Outros exemplos como este, ainda que menores, são vistos em diversos países e todos têm em comum a consolidação e profissionalização do mercado da morte. A vantagem, meio óbvia, é ganhar escala para reduzir custos, padronizar processos, fazer vendas de uma gama maior de serviços e, consequentemente, conquistar margens de lucro maiores. É isso que Vicente Conte e sua equipe estão planejando fazer com o CARE11.

Morte S.A.

“Vemos muita oportunidade de consolidação. Existem muitos cemitérios pelo país, principalmente nas mãos de famílias, que seriam muito mais lucrativos se fossem melhor geridos. Mesmo negócios já bem administrados poderiam ganhar mais se oferecerem outros serviços, como cremação de animais de estimação, por exemplo, que é uma tendência”, conta o executivo.

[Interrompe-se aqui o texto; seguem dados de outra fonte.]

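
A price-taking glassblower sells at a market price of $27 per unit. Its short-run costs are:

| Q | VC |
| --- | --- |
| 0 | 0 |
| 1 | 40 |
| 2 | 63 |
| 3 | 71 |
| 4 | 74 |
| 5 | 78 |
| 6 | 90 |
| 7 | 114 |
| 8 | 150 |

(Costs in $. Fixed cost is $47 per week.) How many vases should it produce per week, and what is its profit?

Tabulate TR − TC: Q=0: -47; Q=1: -60; Q=2: -56; Q=3: -37; Q=4: -13; Q=5: 10; Q=6: 25; Q=7: 28; Q=8: 19.
Profit is maximized at Q = 7. AVC there is 114/7 = $16.29 ≤ P, so producing beats shutting down (which would give -$47).

Q = 7; profit = $28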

Desde 2016, o fundo da Zion investiu cerca de R$ 180 milhões captados em ativos (cemitérios e jazigos), além dos R$ 50 milhões que já haviam sido usados para comprar 30% de participação do cemitério Terra Santa, em Minas Gerais, pouco antes de assumirem o fundo imobiliário.

Mas foi a associação com o grupo gaúcho Cortel que fez os olhos dos sócios brilharem. Eles viram aí a tão sonhada oportunidade de consolidação do setor.

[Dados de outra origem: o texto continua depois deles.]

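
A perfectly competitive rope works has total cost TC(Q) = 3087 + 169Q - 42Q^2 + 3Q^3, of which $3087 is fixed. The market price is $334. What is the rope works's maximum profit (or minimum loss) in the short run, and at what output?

Profit = -$183 at Q = 11

AVC = 169 - 42Q + 3Q^2; min AVC = $22 at Q = 7. Since P = $334 ≥ min AVC, the firm produces.
MC = 169 - 84Q + 9Q^2. Setting P = MC and taking the root on the rising branch gives Q* = 11.
TR = 334·11 = 3674. TC = 3087 + 770 = 3857. Profit = 3674 − 3857 = -$183.
Shutting down would mean losing the fixed cost of $3087, so operating at a loss of $183 is better by $2904.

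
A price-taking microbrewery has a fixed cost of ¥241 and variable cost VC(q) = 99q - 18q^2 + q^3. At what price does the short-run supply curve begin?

¥18 per unit

Short-run supply begins at min AVC. From VC = 99q - 18q^2 + q^3, AVC = 99 - 18q + q^2.
dAVC/dq = -18 + 2q = 0 gives q = 9. min AVC = 99 - 18·9 + 9^2 = 18.
So the shutdown price is ¥18.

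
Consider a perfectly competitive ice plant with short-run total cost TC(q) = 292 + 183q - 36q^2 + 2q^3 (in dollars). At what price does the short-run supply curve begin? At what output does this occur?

$21 per unit, at q = 9

The firm shuts down when price falls below the minimum of average variable cost. AVC = VC/q = 183 - 36q + 2q^2.
dAVC/dq = -36 + 4q = 0 gives q = 9. min AVC = 183 - 36·9 + 2·9^2 = 21.
So the shutdown price is $21.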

Juntos, estão estruturando uma holding que abrigará o fundo (que hoje detém 25% de participação do negócio), os cemitérios do Cortel e continuará a investir em novas aquisições no setor. A ideia é poder, inclusive, começar a prestar consultoria em gestão para outras famílias e administradores de empresas do ramo funerário, para ajudá-los na administração do negócio.

Outra grande aposta é na concessão de serviços de cemitérios públicos de São Paulo, um grande filão deste setor funerário. A prefeitura da capital deve colocar em licitação ainda este ano, provavelmente no segundo semestre, a administração de 20 cemitérios e um crematório públicos. O retorno, segundo o empresário, é bem interessante e deve trazer boas cifras pro caixa da nova empresa, a holding.

O nome dela (da holding) deve ser Cortel mesmo para aproveitar a tradição do grupo no mercado — são mais de 50 anos atuando com a morte, apesar de a companhia estar mais viva do que nunca. “Nossa meta como holding Cortel é faturar R$ 200 milhões ao ano nos próximos três anos. Não divulgamos a receita hoje, mas o crescimento deverá ser de 25% ao ano”, diz otimista o empresário.
Concluída a parte burocrática, entra em ação a segunda fase: o IPO. Se tudo der certo, até 2022 a empresa listará ações na B3 e quem tiver participação no fundo (e estiver vivo), ganhará com a valorização dos ativos. Pelo menos esse é o plano.

“Caso o gestor e os cotistas do fundo achem oportuno, podemos vender as ações na B3. Os recursos da venda de ações podem ser devolvidos aos cotistas ou reinvestidos. O CARE11 continuará tendo participações nos outros ativos já adquiridos e novos ativos que estão sendo analisados”, explica Conte.
Apesar de ser um fundo de investimento imobiliário, já deu para perceber que a pegada do CARE11 é diferente das tradicionais carteiras imobiliárias. Ele se comporta como um fundo que investe em empresas, o chamado ‘private equity’.

Por isso, se você está gostando da tese, precisa estudar com cuidado o prospecto e conversar com a gestora antes de sair investindo. É preciso entender se o que eles querem está alinhado com o que você quer e acredita. E até mais importante: se você pode esperar o tempo necessário para ver o retorno esperado (às vezes você pode precisar do dinheiro antes disso).

Expectativas todos temos, mas certeza, só mesmo a morte.